A gennaio è stato arrestato il vice presidente del consiglio dei tatari. Il giorno successivo all’arresto, gli inquirenti russi hanno perquisito la sua casa e lo hanno accusato di aver organizzato disordini di massa.

Refat Chubarov è il leader del movimento dei tatari di Crimea. Da quasi un anno ha dovuto lasciare la sua terra d’origine perché è stato espulso dalle autorità russe e si è trasferito a Kiev. Fa parte degli oltre 10mila tatari che hanno già lasciato la Crimea.

La corrispondente di euronews a Kiev, Maria Korenyuk, lo ha intervistato nella capitale ucraina.

“La Crimea è tutto – dice Chubarov – la nazione della quale faccio parte, la mia patria, la mia casa, la costruzione che non ho ancora portato a termine, il mio lavoro, il Mejlis, l’organo di rappresentanza dei tatari. Ma hanno portato via tutto”.

I tatari si sono opposti in tutti i modi all’inclusione della regione nella Federazione Russa. Dopo l’annessione, le autorità di Mosca hanno isolato la comunità: circa venti persone sono scomparse e due sono state ritrovate morte.
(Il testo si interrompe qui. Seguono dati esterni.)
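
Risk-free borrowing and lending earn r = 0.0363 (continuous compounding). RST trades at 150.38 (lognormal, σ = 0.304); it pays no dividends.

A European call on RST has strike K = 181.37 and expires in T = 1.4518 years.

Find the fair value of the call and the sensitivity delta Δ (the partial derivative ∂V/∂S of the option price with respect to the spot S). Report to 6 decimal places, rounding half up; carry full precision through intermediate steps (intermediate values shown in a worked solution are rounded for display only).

σ√T = 0.304·√1.4518 = 0.366292
d₁ = (ln(S/K) + (r+σ²/2)T) / (σ√T) = (ln(150.38/181.37) + (0.0363+0.304²/2)·1.4518) / 0.366292 = (-0.187374 + 0.119785) / 0.366292 = -0.184521
d₂ = d₁ − σ√T = -0.184521 − 0.366292 = -0.550813
e^{−rT} = 0.948664
N(d₁) = 0.426802,  N(d₂) = 0.290881
Call price V = S·N(d₁) − K·e^{−rT}·N(d₂) = 64.182524 − 50.048756 = 14.133768
Δ = N(d₁) = 0.426802

price = 14.133768
Δ = 0.426802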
“I tatari di Crimea sono stati gli unici nella penisola a opporsi all’ingresso dell’esercito russo nella penisola, a difendere l’integrità territoriale dell’Ucraina – ricorda Refat Chubarov – Ed è per questo che, contro i tatari della Crimea, si sta attuando una politica del terrore sistematica. Secondo le informazioni a nostra disposizione, circa 150 tatari sono già stati condannati dai nuovi tribunali della Crimea”.

Chubarov chiede ai tatari di Crimea di restare e per non ripetere la storia dei loro nonni, che nel 1944 furono deportati su ordine di Stalin. La decisione rappresentò una sorta di punizione collettiva per la presunta collaborazione dei tatari con i nazisti.

“Avevamo appena ripreso il possesso della nostra madre-patria, quando è arrivata questa nuova disgrazia. E di nuovo da Mosca – aggiunge il leader del movimento dei tatari di Crimea – La nostra gente sa che se perdiamo di nuovo la nostra terra, la perderemo per sempre. E la nostra gente vuole rimanere lì, sulla propria terra, qualunque cosa accada”.

E mentre i filorussi celebrano il primo anniversario dell’annessione, l’Ucraina sembra aver rinunciato definitivamente alla Crimea. Tra i tatari è forte la convinzione che la comunità internazionale faccia più pressione di quanto non faccia Kiev.

“Questo è un avamposto militare, una minaccia contro il fianco sud dell’alleanza Nato – sostiene Refat Chubarov – E ora la Russia non solo aumenterà le proprie truppe, ripristinerà anche l’infrastruttura militare rimasta in Crimea dal periodo sovietico. I funzionari russi non escludono l’istallazione di una stazione nucleare in Crimea”.

Un anno dopo l’annessione, il Mejlis, il consiglio dei tatari, è stato dichiarato fuorilegge e lo studio dell’ucraino è stato reso opzionale. Non c‘è più nessuna scuola ucraina in Crimea.